Since graduating college I've moved out on my own and in with my best friend from childhood. Every adult in my life told me it was a bad idea, I should have listened. We're roommates now and friends second. But I guess that's the way the cookie crumbles. 

One thing I have learned since graduating college is that I should have stayed as long as I could, and that the "real world" is a cold slap in the face. But I'm learning to fight back.

I'm still battling with the idea of what I wanna do when I grow up. I might have graduated from college, be living on my own, paying my own bills, but I am far from grown up and if I have any say, I will never grow up. But that's a whole 'nother story. So far I've wanted to be a nurse, a teacher, a veterinarian, and even a senator *that idea was influenced by things out of my control, I wasn't pouring the drinks.*  You'd think I would have figured this out while I was in college and not years after. I was too busy being distracted by other things, and focusing on how not to grow up. Who needs to worry about the future when you have to figure out what you're doing that night? 
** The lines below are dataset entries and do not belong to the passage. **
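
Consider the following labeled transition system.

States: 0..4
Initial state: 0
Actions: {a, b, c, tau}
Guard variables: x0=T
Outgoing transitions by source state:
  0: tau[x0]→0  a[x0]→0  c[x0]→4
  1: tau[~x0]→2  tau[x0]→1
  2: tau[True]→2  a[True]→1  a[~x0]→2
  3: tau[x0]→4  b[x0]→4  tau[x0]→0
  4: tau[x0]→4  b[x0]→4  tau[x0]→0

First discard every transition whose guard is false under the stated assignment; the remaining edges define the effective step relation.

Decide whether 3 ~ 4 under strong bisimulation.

Compute ~ classes (split until stable):
  π0 = {{0,1,2,3,4}}
  π1 = {{0},{1},{2},{3,4}}
4 equivalence class(es) (converged in 2)
[3]={3,4}  [4]={3,4}

Answer: BISIMILAR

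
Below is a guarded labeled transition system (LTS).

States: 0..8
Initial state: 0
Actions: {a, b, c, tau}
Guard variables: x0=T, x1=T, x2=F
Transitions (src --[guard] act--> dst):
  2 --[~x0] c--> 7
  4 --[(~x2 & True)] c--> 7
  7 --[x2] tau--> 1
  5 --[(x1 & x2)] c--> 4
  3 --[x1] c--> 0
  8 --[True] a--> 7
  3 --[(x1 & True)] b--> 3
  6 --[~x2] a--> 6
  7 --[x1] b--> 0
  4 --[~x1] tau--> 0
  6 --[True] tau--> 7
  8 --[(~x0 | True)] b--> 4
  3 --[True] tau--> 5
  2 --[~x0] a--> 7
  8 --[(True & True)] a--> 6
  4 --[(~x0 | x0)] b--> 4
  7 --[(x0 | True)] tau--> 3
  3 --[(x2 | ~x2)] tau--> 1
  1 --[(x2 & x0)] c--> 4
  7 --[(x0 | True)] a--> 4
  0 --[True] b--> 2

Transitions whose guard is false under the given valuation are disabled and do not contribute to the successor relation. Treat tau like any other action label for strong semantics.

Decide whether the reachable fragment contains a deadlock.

R = {0,2}
  0: b→2  [1 exit(s)]
  2: ∅  [deadlock]
witness 2: b

Answer: DEADLOCK at state 2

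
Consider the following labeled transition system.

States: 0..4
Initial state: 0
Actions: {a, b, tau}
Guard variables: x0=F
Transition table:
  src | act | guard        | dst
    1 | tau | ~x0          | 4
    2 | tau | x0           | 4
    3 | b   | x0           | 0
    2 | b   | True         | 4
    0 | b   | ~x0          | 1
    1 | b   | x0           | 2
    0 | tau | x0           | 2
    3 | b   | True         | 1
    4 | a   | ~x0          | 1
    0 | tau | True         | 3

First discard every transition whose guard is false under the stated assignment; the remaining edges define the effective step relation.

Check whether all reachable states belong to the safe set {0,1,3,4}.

Allowed set {0,1,3,4}
R = {0,1,3,4}
  0: ok
  1: ok
  3: ok
  4: ok

Answer: INVARIANT HOLDS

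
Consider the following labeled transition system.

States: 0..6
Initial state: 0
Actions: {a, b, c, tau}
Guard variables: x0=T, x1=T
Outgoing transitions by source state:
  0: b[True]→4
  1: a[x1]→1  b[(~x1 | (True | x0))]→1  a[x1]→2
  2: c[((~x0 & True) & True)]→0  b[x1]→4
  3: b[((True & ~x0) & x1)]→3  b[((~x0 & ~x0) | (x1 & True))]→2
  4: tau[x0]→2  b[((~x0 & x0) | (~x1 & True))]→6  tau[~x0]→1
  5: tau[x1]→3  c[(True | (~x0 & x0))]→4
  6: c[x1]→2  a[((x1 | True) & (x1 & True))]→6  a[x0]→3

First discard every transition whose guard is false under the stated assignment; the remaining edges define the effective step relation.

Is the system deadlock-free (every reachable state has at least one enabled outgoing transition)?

Answer: DEADLOCK-FREE

Working:
Reach set: {0,2,4}
  0: b→4  [1 out]
  2: b→4  [1 out]
  4: tau→2  [1 out]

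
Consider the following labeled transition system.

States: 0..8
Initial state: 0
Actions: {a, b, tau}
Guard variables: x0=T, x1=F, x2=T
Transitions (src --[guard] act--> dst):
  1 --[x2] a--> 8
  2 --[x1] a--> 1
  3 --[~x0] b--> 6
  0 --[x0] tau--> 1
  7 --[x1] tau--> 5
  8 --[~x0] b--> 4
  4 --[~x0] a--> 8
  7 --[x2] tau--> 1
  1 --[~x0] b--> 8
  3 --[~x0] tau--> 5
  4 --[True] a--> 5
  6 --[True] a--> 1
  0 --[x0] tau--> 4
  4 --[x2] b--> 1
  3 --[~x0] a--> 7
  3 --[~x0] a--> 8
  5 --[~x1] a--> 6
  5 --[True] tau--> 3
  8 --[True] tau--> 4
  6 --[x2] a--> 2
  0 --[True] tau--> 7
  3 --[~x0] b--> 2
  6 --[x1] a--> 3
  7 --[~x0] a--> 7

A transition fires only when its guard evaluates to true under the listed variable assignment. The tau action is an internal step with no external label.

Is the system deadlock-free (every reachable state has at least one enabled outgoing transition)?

Reachable = {0,1,2,3,4,5,6,7,8}
  0: tau→1  tau→4  tau→7  [3 out]
  1: a→8  [1 out]
  2: ∅  [STUCK]
  3: ∅  [STUCK]
  4: a→5  b→1  [2 out]
  5: a→6  tau→3  [2 out]
  6: a→1  a→2  [2 out]
  7: tau→1  [1 out]
  8: tau→4  [1 out]
witness 2: tau·a·a·a

Answer: DEADLOCK at state 2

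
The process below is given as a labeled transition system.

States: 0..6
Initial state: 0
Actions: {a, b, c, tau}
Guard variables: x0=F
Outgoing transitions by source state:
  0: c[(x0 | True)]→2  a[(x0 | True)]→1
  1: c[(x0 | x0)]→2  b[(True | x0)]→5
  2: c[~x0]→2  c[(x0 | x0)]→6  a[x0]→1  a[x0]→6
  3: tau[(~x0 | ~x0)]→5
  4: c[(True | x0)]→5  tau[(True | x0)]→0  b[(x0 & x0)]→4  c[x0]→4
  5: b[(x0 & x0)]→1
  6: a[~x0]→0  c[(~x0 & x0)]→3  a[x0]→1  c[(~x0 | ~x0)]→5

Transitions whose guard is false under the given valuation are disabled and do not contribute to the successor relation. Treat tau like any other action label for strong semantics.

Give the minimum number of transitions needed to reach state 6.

Answer: UNREACHABLE

Working:
Breadth-first toward 6:
  depth 0: {0}
  depth 1: {1,2}
  depth 2: {5}
6 never appears.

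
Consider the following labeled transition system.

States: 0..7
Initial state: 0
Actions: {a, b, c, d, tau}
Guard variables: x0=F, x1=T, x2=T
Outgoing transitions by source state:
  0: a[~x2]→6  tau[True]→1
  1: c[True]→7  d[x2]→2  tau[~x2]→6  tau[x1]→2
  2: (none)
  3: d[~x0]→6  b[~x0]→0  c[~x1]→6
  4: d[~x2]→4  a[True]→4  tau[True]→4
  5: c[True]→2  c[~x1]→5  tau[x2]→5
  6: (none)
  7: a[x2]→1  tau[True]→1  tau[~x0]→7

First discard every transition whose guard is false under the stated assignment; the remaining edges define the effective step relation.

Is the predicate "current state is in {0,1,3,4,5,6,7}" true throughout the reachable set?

Answer: INVARIANT VIOLATED at state 2

Working:
Allowed set {0,1,3,4,5,6,7}
R = {0,1,2,7}
  0: ok
  1: ok
  2: VIOLATES
  7: ok
counterexample path to 2: tau·d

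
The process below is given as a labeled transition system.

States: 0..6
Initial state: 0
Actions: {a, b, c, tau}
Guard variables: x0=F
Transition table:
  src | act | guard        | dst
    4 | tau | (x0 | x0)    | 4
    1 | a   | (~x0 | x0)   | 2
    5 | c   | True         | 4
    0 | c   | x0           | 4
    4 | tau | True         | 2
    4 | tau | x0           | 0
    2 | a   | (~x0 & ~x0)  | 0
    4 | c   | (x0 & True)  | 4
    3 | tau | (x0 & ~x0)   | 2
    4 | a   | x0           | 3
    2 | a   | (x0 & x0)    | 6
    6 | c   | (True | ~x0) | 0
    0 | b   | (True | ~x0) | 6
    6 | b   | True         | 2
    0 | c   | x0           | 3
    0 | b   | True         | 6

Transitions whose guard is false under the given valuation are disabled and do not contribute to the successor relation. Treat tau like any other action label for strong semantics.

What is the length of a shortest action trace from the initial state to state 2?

Answer: 2

Analysis:
BFS to 2:
  Layer 0: {0}
  Layer 1: {6}
  Layer 2: {2}
2 enters at depth 2; path b·b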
 So last night I find myself sitting around in the living room with my roommate and our three cats *which are sometimes referred to as the "crazy cat lady starter kit" by my good friends...jerks and I only own 1.5 of those cats* and watching the Women's network marathon of Bridezilla's. THIS IS NEVER A GOOD IDEA. My boyfriend hates that I watch this "crap" *his word not mine* I couldn't imagine why. But none the less, my newest idea is that I wanna be a wedding planner. But this time is different, I'm gonna do it. I'm serious. I've already done my research, who knew you could take a course in Bridal Consultation and become certified. I'm gonna do it, and I'll tell you about it later. Trust me.

So, while watching the Bridezilla's marathon might be good for my life plan, it is never good to watch if you are 20 something and in a "I-don't-know-what-to-call-it" relationship. I had to sit there, while I am dreaming of my future career; mind you, and listen to my roommate nag and complain about how men suck and this show is rigged. It's not, trust me. It made me wanna plan weddings, it's amazing.

So tonight, I'm going to cook dinner for my boyfriend, I hope he dones't leave me. Who knows, maybe I'll wanna be a chef if this goes well.

Ok so I have no idea what I wanna do when I grow up, I have 1.5 cats (Henry, who is the best cat ever, and Pickle, scary black cat with a funny name), and  eat spinach like potato chips, sue me.